Security sources said the blast injured an unknown number of people.
"Prime Minister Gedi was unhurt. The vehicle exploded outside the gate of his house," a police officer at the scene said.
Paddy Ankunda, a spokesman of the African Union peacekeeping force in Mogadishu, said Gedi had been taken to a safe location.
He said: "We don't how the suicide bomber managed to pass through undetected ... The wounded cannot be counted," the officer told Reuters.
Buildings flattened
A security source close to the prime minister said seven people were killed, including five soldiers guarding the residence. The blast flattened other buildings in the area.
Gedi's interim administration is struggling to impose its authority on the anarchic Horn of Africa nation.

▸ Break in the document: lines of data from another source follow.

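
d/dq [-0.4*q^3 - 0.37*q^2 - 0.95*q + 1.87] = -1.2*q^2 - 0.74*q - 0.95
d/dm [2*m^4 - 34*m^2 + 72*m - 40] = 8*m^3 - 68*m + 72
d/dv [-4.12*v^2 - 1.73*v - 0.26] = -8.24*v - 1.73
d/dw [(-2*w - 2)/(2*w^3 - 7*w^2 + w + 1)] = 2*w*(4*w^2 - w - 14)/(4*w^6 - 28*w^5 + 53*w^4 - 10*w^3 - 13*w^2 + 2*w + 1)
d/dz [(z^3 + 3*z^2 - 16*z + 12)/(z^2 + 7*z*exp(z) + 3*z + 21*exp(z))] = ((3*z^2 + 6*z - 16)*(z^2 + 7*z*exp(z) + 3*z + 21*exp(z)) - (z^3 + 3*z^2 - 16*z + 12)*(7*z*exp(z) + 2*z + 28*exp(z) + 3))/(z^2 + 7*z*exp(z) + 3*z + 21*exp(z))^2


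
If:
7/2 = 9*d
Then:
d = 7/18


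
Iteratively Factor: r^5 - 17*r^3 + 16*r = (r + 1)*(r^4 - r^3 - 16*r^2 + 16*r) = r*(r + 1)*(r^3 - r^2 - 16*r + 16) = r*(r - 4)*(r + 1)*(r^2 + 3*r - 4) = r*(r - 4)*(r + 1)*(r + 4)*(r - 1)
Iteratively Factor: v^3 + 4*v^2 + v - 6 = (v - 1)*(v^2 + 5*v + 6) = (v - 1)*(v + 3)*(v + 2)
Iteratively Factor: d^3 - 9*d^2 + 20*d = (d - 5)*(d^2 - 4*d) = (d - 5)*(d - 4)*(d)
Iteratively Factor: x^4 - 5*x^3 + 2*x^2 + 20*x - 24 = (x - 3)*(x^3 - 2*x^2 - 4*x + 8) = (x - 3)*(x + 2)*(x^2 - 4*x + 4) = (x - 3)*(x - 2)*(x + 2)*(x - 2)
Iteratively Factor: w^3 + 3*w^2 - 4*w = (w - 1)*(w^2 + 4*w) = (w - 1)*(w + 4)*(w)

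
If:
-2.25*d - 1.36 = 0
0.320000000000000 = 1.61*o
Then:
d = -0.60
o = 0.20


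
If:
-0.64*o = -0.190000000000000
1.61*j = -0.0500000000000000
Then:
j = -0.03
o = 0.30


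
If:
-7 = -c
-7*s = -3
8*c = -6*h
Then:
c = 7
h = -28/3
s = 3/7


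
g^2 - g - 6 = (g - 3)*(g + 2)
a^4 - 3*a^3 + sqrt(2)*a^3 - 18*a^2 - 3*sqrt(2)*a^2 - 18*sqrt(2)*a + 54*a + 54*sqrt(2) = (a - 3)*(a - 3*sqrt(2))*(a + sqrt(2))*(a + 3*sqrt(2))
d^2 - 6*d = d*(d - 6)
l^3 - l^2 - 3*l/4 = l*(l - 3/2)*(l + 1/2)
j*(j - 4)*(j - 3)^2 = j^4 - 10*j^3 + 33*j^2 - 36*j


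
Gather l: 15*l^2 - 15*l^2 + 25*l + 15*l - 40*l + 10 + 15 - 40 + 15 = 0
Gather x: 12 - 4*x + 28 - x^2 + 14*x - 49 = -x^2 + 10*x - 9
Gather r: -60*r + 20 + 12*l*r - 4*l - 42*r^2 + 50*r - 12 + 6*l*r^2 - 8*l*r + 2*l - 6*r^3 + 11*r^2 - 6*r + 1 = -2*l - 6*r^3 + r^2*(6*l - 31) + r*(4*l - 16) + 9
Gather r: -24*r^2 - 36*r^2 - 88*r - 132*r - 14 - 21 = -60*r^2 - 220*r - 35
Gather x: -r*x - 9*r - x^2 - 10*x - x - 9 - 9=-9*r - x^2 + x*(-r - 11) - 18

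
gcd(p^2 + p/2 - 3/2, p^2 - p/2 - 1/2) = p - 1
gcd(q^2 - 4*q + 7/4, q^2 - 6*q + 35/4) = q - 7/2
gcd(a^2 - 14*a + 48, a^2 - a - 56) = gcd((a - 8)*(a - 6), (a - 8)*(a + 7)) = a - 8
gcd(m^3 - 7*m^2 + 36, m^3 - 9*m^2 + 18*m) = m^2 - 9*m + 18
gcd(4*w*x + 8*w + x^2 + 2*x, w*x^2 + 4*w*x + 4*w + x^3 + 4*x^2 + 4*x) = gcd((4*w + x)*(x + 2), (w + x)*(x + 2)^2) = x + 2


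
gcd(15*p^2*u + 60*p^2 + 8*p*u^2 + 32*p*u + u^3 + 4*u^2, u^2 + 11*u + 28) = u + 4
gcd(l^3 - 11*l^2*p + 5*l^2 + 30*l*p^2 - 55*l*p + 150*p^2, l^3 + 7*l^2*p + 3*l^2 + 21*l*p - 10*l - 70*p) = l + 5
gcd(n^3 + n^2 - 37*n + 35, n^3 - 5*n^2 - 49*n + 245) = n^2 + 2*n - 35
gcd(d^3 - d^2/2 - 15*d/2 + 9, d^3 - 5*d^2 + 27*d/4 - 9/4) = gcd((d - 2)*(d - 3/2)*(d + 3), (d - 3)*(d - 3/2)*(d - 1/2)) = d - 3/2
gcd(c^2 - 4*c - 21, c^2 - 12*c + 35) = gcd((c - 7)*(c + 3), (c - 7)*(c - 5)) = c - 7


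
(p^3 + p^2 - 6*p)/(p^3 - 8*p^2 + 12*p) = (p + 3)/(p - 6)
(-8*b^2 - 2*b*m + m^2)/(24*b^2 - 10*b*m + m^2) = (-2*b - m)/(6*b - m)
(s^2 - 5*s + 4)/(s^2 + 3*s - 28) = (s - 1)/(s + 7)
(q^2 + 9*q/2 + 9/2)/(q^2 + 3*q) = (q + 3/2)/q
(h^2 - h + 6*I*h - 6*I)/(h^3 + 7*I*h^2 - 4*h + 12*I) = (h - 1)/(h^2 + I*h + 2)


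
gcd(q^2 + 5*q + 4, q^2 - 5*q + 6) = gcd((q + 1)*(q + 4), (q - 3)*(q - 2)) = 1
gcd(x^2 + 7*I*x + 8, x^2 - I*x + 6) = 1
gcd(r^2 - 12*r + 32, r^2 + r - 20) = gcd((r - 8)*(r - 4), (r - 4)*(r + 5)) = r - 4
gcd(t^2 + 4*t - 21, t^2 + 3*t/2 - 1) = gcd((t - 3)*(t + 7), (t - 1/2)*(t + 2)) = 1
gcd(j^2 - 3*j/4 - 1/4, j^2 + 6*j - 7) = j - 1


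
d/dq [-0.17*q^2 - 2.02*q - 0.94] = -0.34*q - 2.02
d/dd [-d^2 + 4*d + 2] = 4 - 2*d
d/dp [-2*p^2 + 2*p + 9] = 2 - 4*p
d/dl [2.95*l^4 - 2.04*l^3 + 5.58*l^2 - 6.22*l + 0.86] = 11.8*l^3 - 6.12*l^2 + 11.16*l - 6.22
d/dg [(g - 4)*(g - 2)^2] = (g - 2)*(3*g - 10)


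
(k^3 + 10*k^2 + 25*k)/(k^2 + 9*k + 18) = k*(k^2 + 10*k + 25)/(k^2 + 9*k + 18)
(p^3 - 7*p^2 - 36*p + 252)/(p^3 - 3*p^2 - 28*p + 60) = (p^2 - p - 42)/(p^2 + 3*p - 10)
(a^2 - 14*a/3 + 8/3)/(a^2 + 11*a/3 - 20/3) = (3*a^2 - 14*a + 8)/(3*a^2 + 11*a - 20)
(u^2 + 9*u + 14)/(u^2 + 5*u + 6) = (u + 7)/(u + 3)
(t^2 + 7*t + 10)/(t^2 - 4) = (t + 5)/(t - 2)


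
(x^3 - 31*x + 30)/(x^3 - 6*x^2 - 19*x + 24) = (x^2 + x - 30)/(x^2 - 5*x - 24)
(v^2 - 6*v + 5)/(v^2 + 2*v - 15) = (v^2 - 6*v + 5)/(v^2 + 2*v - 15)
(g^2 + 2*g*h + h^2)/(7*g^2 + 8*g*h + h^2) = (g + h)/(7*g + h)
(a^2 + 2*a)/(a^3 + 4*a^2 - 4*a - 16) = a/(a^2 + 2*a - 8)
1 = 1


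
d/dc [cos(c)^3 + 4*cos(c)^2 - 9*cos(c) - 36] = (-3*cos(c)^2 - 8*cos(c) + 9)*sin(c)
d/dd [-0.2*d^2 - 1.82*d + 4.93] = -0.4*d - 1.82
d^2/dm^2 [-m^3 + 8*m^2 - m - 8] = 16 - 6*m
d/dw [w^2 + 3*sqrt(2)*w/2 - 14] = 2*w + 3*sqrt(2)/2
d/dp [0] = 0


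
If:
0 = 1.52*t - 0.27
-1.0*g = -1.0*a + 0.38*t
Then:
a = g + 0.0675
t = 0.18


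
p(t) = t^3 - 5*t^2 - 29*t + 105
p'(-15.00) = 796.00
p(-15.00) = -3960.00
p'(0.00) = -29.00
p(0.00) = 105.00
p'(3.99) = -21.14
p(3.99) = -26.79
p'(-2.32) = 10.35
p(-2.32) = 132.88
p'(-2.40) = 12.28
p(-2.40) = 131.98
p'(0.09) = -29.88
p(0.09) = 102.35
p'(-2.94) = 26.33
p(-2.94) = 121.63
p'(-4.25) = 67.69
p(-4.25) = 61.17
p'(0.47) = -33.04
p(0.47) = 90.37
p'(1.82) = -37.26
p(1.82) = 41.69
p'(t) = 3*t^2 - 10*t - 29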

A witness at the scene said an Islamic school was among the buildings damaged in the explosion. "No one knows what happened to the children inside," he said.
Ankunda said that a number of people were killed and others wounded.
He said African Union troops are busy evacuating the wounded.
Ankunda said that within minutes of the explosion, peacekeepers sealed off the area around Gedi's house and took charge of security.
Qasaye Mohamed Ali, who lives in the neighbourhood, said he was standing near the prime minister's house when he saw the car force its way through a roadblock.
Guards outside opened fire and then the car rammed into a wall and exploded, he said.